In the case sub judice, the five-year-old victim testified and gave a detailed account of how defendant committed acts which constitute the crimes charged in the indictment. This evidence was sufficient to authorize the jury's finding that defendant is guilty, beyond a reasonable doubt, of two counts of aggravated child molestation and three counts of child molestation. Jackson v. Virginia, 443 U.S. 307, supra; Mantooth v. State, 197 Ga. App. 797, 798 (2) (399 SE2d 505). Consequently, the trial court did not err in denying defendant's motion for directed verdict of acquittal.
2. Defendant contends the trial court erred in allowing evidence of acts which form the basis of his 1985 conviction (entered pursuant to guilty pleas) for aggravated child molestation, enticing a child for indecent purposes and false imprisonment.

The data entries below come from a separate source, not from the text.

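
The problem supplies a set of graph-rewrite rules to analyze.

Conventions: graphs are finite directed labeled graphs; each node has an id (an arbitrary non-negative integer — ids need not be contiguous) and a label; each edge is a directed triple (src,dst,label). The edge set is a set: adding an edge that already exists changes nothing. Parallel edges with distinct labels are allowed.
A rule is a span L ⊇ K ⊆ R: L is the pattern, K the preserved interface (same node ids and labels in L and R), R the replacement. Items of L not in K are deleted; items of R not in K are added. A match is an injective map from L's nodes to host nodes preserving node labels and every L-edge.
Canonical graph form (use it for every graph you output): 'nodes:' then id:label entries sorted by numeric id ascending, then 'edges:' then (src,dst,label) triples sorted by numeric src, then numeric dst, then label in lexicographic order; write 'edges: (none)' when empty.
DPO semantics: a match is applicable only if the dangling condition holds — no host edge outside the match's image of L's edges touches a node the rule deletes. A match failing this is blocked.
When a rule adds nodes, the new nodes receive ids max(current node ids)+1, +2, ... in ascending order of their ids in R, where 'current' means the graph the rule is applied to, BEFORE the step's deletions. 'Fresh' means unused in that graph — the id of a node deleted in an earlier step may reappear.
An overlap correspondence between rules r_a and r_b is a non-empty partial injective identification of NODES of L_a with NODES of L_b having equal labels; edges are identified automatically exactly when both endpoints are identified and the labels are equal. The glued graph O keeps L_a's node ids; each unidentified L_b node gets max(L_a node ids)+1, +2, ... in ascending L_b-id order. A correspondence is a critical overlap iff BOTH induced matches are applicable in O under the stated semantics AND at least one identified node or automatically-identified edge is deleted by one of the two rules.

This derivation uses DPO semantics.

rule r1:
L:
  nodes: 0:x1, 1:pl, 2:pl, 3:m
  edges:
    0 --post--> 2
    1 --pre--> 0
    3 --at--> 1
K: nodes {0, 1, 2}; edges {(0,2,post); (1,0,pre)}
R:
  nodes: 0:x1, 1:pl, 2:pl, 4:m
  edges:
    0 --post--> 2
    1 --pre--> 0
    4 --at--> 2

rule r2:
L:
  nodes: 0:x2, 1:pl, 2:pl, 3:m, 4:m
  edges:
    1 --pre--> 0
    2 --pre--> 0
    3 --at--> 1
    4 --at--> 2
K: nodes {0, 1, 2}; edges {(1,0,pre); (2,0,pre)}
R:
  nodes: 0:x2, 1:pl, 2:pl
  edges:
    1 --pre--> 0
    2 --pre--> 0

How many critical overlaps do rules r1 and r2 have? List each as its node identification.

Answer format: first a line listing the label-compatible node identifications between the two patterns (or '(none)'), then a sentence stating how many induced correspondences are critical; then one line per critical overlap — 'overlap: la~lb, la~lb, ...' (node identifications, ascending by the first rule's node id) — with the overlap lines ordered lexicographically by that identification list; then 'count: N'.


label-compatible node identifications between L(r1) and L(r2): 1~1, 1~2, 2~1, 2~2, 3~3, 3~4
4 of the induced correspondences are critical overlaps of r1 and r2.
overlap: 1~1, 2~2, 3~3
overlap: 1~1, 3~3
overlap: 1~2, 2~1, 3~4
overlap: 1~2, 3~4
count: 4


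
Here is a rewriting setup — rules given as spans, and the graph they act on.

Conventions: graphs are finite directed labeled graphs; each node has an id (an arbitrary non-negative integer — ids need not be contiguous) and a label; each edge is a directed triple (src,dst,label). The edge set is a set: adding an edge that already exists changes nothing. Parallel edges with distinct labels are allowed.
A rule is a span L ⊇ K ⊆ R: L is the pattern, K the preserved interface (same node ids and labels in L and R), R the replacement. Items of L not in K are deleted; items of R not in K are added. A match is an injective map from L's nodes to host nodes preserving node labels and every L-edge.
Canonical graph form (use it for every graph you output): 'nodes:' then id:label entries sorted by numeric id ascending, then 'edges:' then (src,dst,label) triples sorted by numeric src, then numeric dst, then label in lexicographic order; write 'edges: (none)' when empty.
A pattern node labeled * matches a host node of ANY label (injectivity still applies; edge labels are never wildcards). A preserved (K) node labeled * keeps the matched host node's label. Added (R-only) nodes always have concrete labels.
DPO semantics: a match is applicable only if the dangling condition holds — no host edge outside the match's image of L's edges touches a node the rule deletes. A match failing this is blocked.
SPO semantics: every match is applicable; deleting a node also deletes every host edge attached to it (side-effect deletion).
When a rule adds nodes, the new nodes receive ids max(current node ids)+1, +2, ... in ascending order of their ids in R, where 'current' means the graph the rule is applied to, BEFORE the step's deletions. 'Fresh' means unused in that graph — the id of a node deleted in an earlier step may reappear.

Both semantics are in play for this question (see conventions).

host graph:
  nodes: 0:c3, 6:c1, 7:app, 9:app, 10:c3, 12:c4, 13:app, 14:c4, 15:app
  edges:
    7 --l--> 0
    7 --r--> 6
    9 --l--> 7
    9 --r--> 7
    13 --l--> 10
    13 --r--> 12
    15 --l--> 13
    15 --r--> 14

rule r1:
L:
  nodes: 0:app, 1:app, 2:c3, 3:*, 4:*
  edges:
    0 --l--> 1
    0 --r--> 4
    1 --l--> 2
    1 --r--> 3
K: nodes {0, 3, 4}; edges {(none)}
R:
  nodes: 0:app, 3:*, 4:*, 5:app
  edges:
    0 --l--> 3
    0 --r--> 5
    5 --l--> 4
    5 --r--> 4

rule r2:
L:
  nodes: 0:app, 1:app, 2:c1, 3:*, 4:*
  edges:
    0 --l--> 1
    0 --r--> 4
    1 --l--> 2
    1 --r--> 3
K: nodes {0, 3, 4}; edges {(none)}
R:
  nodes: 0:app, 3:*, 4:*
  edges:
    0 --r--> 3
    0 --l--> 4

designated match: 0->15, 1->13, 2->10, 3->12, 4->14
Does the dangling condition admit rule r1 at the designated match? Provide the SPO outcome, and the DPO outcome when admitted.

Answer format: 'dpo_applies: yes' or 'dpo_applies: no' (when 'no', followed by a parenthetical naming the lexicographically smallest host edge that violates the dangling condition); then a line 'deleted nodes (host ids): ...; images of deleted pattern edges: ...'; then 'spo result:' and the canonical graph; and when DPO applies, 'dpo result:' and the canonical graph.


dpo_applies: yes
deleted nodes (host ids): 10, 13; images of deleted pattern edges: (13,10,l); (13,12,r); (15,13,l); (15,14,r)
spo result:
nodes: 0:c3, 6:c1, 7:app, 9:app, 12:c4, 14:c4, 15:app, 16:app
edges: (7,0,l); (7,6,r); (9,7,l); (9,7,r); (15,12,l); (15,16,r); (16,14,l); (16,14,r)
dpo result:
nodes: 0:c3, 6:c1, 7:app, 9:app, 12:c4, 14:c4, 15:app, 16:app
edges: (7,0,l); (7,6,r); (9,7,l); (9,7,r); (15,12,l); (15,16,r); (16,14,l); (16,14,r)


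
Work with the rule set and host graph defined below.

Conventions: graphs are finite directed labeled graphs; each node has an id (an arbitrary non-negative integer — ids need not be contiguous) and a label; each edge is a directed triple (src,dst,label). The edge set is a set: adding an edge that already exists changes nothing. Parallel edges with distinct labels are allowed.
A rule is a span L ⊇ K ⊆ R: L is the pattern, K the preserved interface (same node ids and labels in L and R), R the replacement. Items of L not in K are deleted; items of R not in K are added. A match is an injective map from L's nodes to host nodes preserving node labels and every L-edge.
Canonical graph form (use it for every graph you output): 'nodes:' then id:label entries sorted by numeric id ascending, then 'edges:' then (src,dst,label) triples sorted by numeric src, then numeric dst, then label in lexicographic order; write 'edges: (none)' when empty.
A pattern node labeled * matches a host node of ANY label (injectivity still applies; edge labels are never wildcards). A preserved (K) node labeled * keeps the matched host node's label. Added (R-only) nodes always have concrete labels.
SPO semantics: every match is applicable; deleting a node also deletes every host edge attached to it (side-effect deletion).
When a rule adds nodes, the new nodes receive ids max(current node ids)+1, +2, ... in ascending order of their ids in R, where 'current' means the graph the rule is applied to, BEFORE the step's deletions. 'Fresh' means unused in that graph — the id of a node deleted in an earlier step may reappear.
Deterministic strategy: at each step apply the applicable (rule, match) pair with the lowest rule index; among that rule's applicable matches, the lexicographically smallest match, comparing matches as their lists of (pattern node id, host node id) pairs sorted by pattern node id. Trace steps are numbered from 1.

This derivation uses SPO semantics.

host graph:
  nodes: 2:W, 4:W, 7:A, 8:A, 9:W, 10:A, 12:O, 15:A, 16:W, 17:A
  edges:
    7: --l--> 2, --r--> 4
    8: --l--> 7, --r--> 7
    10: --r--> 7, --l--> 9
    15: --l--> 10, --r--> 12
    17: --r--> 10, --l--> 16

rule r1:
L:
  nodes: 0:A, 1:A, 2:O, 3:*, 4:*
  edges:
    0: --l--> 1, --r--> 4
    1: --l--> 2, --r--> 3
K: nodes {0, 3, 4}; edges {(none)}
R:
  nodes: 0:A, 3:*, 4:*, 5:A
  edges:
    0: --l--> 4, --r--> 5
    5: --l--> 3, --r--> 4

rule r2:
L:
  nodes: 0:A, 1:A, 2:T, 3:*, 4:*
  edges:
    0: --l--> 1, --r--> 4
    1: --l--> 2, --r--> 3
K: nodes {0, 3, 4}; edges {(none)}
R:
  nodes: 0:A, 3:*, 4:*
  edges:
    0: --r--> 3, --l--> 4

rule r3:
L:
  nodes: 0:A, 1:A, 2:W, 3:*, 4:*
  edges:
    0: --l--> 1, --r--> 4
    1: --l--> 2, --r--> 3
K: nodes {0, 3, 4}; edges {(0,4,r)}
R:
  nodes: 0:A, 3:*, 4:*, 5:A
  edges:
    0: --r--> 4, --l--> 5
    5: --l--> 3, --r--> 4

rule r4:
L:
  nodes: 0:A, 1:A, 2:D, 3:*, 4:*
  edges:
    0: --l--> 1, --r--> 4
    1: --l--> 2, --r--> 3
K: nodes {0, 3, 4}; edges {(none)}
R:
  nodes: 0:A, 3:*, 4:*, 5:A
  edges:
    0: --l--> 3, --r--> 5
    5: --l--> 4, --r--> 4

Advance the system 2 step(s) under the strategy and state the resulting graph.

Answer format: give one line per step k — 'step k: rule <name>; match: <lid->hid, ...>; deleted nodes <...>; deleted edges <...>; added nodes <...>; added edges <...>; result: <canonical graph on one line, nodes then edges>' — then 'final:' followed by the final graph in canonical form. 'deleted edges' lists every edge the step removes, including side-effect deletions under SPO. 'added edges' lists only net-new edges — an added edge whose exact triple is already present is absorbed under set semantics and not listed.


step 1: rule r3; match: 0->15, 1->10, 2->9, 3->7, 4->12; deleted nodes 9, 10; deleted edges (10,7,r); (10,9,l); (15,10,l); (17,10,r); added nodes 18; added edges (15,18,l); (18,7,l); (18,12,r); result: nodes: 2:W, 4:W, 7:A, 8:A, 12:O, 15:A, 16:W, 17:A, 18:A edges: (7,2,l); (7,4,r); (8,7,l); (8,7,r); (15,12,r); (15,18,l); (17,16,l); (18,7,l); (18,12,r)
step 2: rule r3; match: 0->18, 1->7, 2->2, 3->4, 4->12; deleted nodes 2, 7; deleted edges (7,2,l); (7,4,r); (8,7,l); (8,7,r); (18,7,l); added nodes 19; added edges (18,19,l); (19,4,l); (19,12,r); result: nodes: 4:W, 8:A, 12:O, 15:A, 16:W, 17:A, 18:A, 19:A edges: (15,12,r); (15,18,l); (17,16,l); (18,12,r); (18,19,l); (19,4,l); (19,12,r)
final:
nodes: 4:W, 8:A, 12:O, 15:A, 16:W, 17:A, 18:A, 19:A
edges: (15,12,r); (15,18,l); (17,16,l); (18,12,r); (18,19,l); (19,4,l); (19,12,r)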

Officer Octavia Holboro testified that in 1985 an eight-year-old victim reported acts committed by defendant which constitute aggravated child molestation, enticing a child for indecent purposes and false imprisonment. Officer Holboro testified that defendant affirmed the young victim's account of the forced sexual encounter and that defendant entered guilty pleas to an indictment charging him with aggravated child molestation, enticing a child for indecent purposes and false imprisonment. Defendant argues that these prior criminal acts bare no similarity to the crimes charged in the case sub judice and should therefore not have been admitted into evidence at trial.
"`"The sexual abuse of young children, regardless of the sex of the victims or the nomenclature or type of acts (or other conduct) perpetrated upon them, is of sufficient similarity to make the evidence admissible." (Cits.)' Boynton v. State, 197 Ga. App. 149[, 150] (1) (397 SE2d 615) (1990)." Hall v. State, 204 Ga. App. 469, 471 (1) (419 SE2d 503). The act of sodomy which forms the basis of defendant's 1985 conviction for aggravated child molestation is virtually *52 identical to an act of sodomy which forms the basis of one charge of aggravated child molestation in the case sub judice. Further, defendant molested both victims in his home and he admonished both victims not to tell. These similarities are relevant to prove defendant's motive, intent, bent of mind, absence of mistake or accident, plan, scheme or course of conduct in committing at least one of the crimes charged in the case sub judice. Consequently, the trial court did not err in allowing evidence of acts which were the basis of defendant's 1985 conviction for aggravated child molestation, enticing a child for indecent purposes and false imprisonment. See Boynton v. State, 197 Ga. App. 149, 150 (1), supra.
Judgment affirmed. Cooper and Blackburn, JJ., concur.